Les conversations vont bon train, entre rire et bienveillance, me faisant réaliser à quel point mon cocon familial est triste et sans saveur. Mais je ne m'apitoie pas sur mon sort, au contraire, je profite de l'instant présent comme si c'était le dernier moment joyeux de ma vie.


Fatalement, mon heure de départ finit par arriver et c'est avec regret que je les quitte après de nombreuses embrassades des deux Physiques. Mon camarade de classe m'accompagne jusqu'à une borne de taxi automatique à quelques rues de là. Le trajet se fait en silence, sûrement car aucun de nous deux ne souhaite que cet instant prenne fin. Lui en tenue de Physique, moi en robe de soirée, si l'une de nos connaissances nous croisait elle aurait cru à un rêve, ou pire, à un cauchemar.


Je jette un regard au Cerveau, admirant son style rock avec le pantalon noir déchiré aux genoux, la chaîne en métal sur le côté et le tee-shirt à l'emblème d'un groupe sûrement populaire mais qui m'est inconnu. Pour une fois, ses cheveux blonds sont décoiffés et ses quelques épis ne semblent même pas le déranger. Ses yeux bleus acier se tournent alors vers moi et le temps semble ralentir l'espace de quelques instants. Je détourne le visage, rouge de honte et me reprochant intérieurement ma conduite de Physique.


A mes côtés, un rire retenu vient briser ce silence. Je regarde le blond totalement perdue et celui-ci éclate franchement de rire. Je suis médusée mais je finis contaminée par sa bonne humeur et il est difficile de nous stopper pour reprendre notre souffle.


"Pourquoi... est-qu'on... rit déjà ? l'interrogé-je tout en tentant de retrouver ma respiration.
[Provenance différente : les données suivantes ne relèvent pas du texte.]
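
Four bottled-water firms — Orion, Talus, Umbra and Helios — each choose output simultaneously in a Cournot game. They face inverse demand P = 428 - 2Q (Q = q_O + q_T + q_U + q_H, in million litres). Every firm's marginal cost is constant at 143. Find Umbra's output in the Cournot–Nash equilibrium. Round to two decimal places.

Each firm earns π_i = (428 - 2Q)q_i - 143q_i.
Setting ∂π_i/∂q_i = 0 with rivals' quantities fixed: 285 - 4q_i - 2·Σ_{j≠i} q_j = 0.
By symmetry each firm produces the same amount; substituting Σ_{j≠i} q_j = 3q_i yields q_i = 285/10 = 57/2.

28.50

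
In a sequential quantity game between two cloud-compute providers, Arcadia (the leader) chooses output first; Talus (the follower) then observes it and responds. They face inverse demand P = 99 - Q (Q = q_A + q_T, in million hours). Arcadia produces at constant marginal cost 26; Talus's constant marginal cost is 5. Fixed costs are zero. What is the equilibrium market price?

The follower Talus best-responds to any q_A: π_T = (99 - Q)q_T - 5q_T.
∂π_T/∂q_T = 94 - q_A - 2q_T = 0 gives the reaction function q_T = (94 - q_A)/2.
Arcadia substitutes q_T(q_A) into its own profit: π_A = q_A(99 - q_A - (94 - q_A)/2) - 26q_A = (52 - (1/2)q_A)q_A - 26q_A.
Maximising: ∂π_A/∂q_A = 26 - q_A = 0, giving q_A = 26.
Then q_T = (94 - 26)/2 = 34.
Total output Q = 60, so price P = 99 - 60 = 39.

39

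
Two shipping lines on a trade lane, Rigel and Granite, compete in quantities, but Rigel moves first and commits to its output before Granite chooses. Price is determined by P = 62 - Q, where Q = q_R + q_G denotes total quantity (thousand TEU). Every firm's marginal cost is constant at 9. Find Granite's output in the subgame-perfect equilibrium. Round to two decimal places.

13.25

The follower Granite best-responds to any q_R: π_G = (62 - Q)q_G - 9q_G.
∂π_G/∂q_G = 53 - q_R - 2q_G = 0 gives the reaction function q_G = (53 - q_R)/2.
Rigel substitutes q_G(q_R) into its own profit: π_R = q_R(62 - q_R - (53 - q_R)/2) - 9q_R = (71/2 - (1/2)q_R)q_R - 9q_R.
The leader's first-order condition 53/2 - q_R = 0 yields q_R = 53/2.
Then q_G = (53 - 53/2)/2 = 53/4.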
— Pardonne-moi... Ça me fait vraiment étrange... de te voir aussi naturelle... Je ne comprends même pas comment... j'ai fait pour ne rien remarquer, me répond-il lui aussi essoufflé.

— Pff... Et moi donc, comment j'aurais pu deviner ? ajouté-je en désignant sa tenue.

— Bah quoi ? Tu es jalouse oui, rétorque-t-il avec un rictus.

— Je vais répondre oui pour te faire plaisir", lancé-je malicieuse.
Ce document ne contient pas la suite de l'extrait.